Longer, Healthier Lives
Showcasing the university’s medical breakthroughs, and different ways that caregivers are reaching out to the public with new treatments and healing strategies.
Much of today’s medical research revolves around DNA — and it takes center stage every afternoon when fairgoers are invited to make DNA necklaces: you swab your mouth to gather some skin cells, put the cells in a solution, separate the DNA and put it into a vial. The vial then goes on the necklace. Hours for this free activity are noon to 1:30 and 3:30 to 5 p.m.
The human brain also has a starring role in the exhibition. Look up in the “Brain Lab” to see flashing lights that simulate the firing of synapses. Down below, fairgoers can tackle puzzles and memory games that demonstrate the university’s research into the mind — the visual cortex, the frontal lobe and the temporal lobe.
Across the Street and Across the Globe
All through the exhibit you can see examples of how UC Davis shares its knowledge in the region (in schools and medical clinics) and beyond (in places like Chile and Afghanistan and Egypt).
“We find real-world solutions to real-world problems” is how Chancellor Larry Vanderhoef phrases it.
The university also cultivates understanding of people and cultures. One part of the exhibition invites fairgoers to “Listen to the World” — represented by university musicians, poets and linguists, whose work has been recorded for replay through headphones.
For example, you can hear Pulitzer Prize-winner Gary Snyder reading his poem In the Santa Clarita Valley.
You can hear the phrase “Welcome to the UC Davis Centennial exhibit” in Mandarin Chinese and Yoruba, the latter originating in Nigeria, in west Africa. A sign explains: “UC Davis is interested in studying this language because learning about other languages and cultures increases our awareness and appreciation for the larger world.”
Some of that appreciation is on display in campus galleries, and you can see some of their artifacts in the centennial pavilion.
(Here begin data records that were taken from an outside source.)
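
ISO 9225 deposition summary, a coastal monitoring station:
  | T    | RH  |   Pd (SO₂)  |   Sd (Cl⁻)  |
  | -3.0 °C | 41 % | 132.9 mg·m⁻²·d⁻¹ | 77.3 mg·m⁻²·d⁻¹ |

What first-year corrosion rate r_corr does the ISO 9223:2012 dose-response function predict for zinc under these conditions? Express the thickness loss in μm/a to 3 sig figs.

r_corr = 0.671 μm/a

zinc: temperature factor f = +0.038·(-13.0) = -0.4940
  sulphur-dioxide contribution → 0.4461 μm/a
  chloride contribution → 0.2244 μm/a
  total first-year rate 0.6705 μm/a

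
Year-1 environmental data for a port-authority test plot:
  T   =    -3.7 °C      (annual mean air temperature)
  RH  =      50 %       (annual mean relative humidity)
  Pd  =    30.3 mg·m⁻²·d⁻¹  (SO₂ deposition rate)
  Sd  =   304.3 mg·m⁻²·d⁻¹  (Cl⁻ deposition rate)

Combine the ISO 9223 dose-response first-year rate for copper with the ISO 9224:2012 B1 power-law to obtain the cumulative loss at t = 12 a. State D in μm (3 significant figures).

D(12) = 1.50 μm

copper: T≤10 °C ⇒ hinge +0.126·(-3.7−10) = -1.7262
  sulphur-dioxide contribution → 0.04375 μm/a
  chloride contribution → 0.2422 μm/a
  total first-year rate 0.286 μm/a
Long-term exponent b (ISO 9224 Table 2, B1) = 0.667
  D(12) = 0.286 × 12^0.667 = 0.286 × 5.246 = 1.5 μm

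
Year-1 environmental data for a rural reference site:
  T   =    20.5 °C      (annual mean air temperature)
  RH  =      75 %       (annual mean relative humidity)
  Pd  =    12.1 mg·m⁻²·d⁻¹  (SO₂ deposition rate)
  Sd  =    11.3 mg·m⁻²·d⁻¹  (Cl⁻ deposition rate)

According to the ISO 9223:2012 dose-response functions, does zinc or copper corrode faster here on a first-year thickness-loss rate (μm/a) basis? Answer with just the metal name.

zinc: T>10 °C ⇒ hinge -0.071·(20.5−10) = -0.7455
  Pd branch = 0.0129·Pd^0.44·e^(0.046·RH+f) = 0.5775 μm/a
  Cl⁻ term: 0.0175·11.3^0.57·exp(0.008·75+0.085·20.5) = 0.7255
  sum: 0.5775 + 0.7255 → r_corr = 1.303 μm/a
copper: f(T) = -0.080·(T−10) [T>10 °C] = -0.8400
  Pd branch = 0.0053·Pd^0.26·e^(0.059·RH+f) = 0.3654 μm/a
  Sd branch = 0.01025·Sd^0.27·e^(0.036·RH+0.049·T) = 0.8015 μm/a
  sum: 0.3654 + 0.8015 → r_corr = 1.167 μm/a
Ordering by μm/a: zinc (1.3) > copper (1.17)

zinc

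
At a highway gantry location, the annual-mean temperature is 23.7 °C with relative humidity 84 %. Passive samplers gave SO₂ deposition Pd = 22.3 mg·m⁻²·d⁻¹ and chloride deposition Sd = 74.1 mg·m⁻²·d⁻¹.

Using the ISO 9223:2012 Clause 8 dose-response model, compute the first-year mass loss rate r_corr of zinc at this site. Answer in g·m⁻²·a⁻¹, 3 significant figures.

zinc: T>10 °C ⇒ hinge -0.071·(23.7−10) = -0.9727
  SO₂ term: 0.0129·22.3^0.44·exp(0.046·84-0.9727) = 0.911
  Cl⁻ term: 0.0175·74.1^0.57·exp(0.008·84+0.085·23.7) = 2.989
  sum: 0.911 + 2.989 → r_corr = 3.9 μm/a
Convert to mass loss: 3.9 μm/a × 7.14 g/cm³ = 27.85 g·m⁻²·a⁻¹

r_corr = 27.8 g·m⁻²·a⁻¹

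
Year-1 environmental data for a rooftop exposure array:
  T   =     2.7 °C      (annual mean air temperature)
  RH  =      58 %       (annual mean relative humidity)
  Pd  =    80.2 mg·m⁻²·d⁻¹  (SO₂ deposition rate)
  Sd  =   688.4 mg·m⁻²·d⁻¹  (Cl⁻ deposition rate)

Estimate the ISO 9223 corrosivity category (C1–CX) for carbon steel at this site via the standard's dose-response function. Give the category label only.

carbon steel: T≤10 °C ⇒ hinge +0.150·(2.7−10) = -1.0950
  Pd branch = 1.77·Pd^0.52·e^(0.02·RH+f) = 18.47 μm/a
  Sd branch = 0.102·Sd^0.62·e^(0.033·RH+0.04·T) = 44.28 μm/a
  sum: 18.47 + 44.28 → r_corr = 62.75 μm/a
Category bounds: 50…80 μm/a bracket r_corr ⇒ C4

C4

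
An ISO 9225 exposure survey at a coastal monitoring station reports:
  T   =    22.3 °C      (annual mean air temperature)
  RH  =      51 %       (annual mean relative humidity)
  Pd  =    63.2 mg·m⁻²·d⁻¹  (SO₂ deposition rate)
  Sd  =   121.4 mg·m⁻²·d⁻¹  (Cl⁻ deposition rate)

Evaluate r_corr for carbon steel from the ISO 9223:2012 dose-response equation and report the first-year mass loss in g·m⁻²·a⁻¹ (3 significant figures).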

Also included is an Oroville woman’s high school graduation dress from 1908 — a gown that is now part of the university’s Design Museum.
Ask a faculty expert
For anything you might want to know about these artifacts and others in the university’s collections, or about poetry or world cultures or science, UC Davis invites you to “Ask a Faculty Expert.”
A number of faculty-authored books are on display. They include Blessed Among Nations: How the World Made America, by Eric Rauchway, history professor and director of the Center for History, Society and Culture; California Rivers and Streams: The Conflict Between Fluvial Process and Land Use, by Jeffrey Mount, geology professor and director of the Center for Watershed Sciences; and To Be American: Cultural Pluralism and the Rhetoric of Assimilation, by Bill Ong Hing, professor of law and Asian-American studies.
Much more about UC Davis can be learned from NewsWatch videos showing continuously around the exhibit hall. The television segments, produced by the university for KVIE-TV, showcase UC Davis research and other news.
A monitor in the exhibit offers a live video feed of the happenings at the livestock nursery, which is run by UC Davis. You also can watch the nursery from your own computer, controlling the view remotely through your browser.
The centennial pavilion also invites people to “Go to a Game” or “Attend a Festival” — or both — to take advantage of all that UC Davis has to offer.
“This exhibition is our chance to share a slice of life at UC Davis, and invite people to come see the real thing,” said Assistant Vice Chancellor Bob Segar, who leads the centennial planning team.
Dave Jones is associate editor of Dateline UC Davis, the faculty-staff newspaper on campus.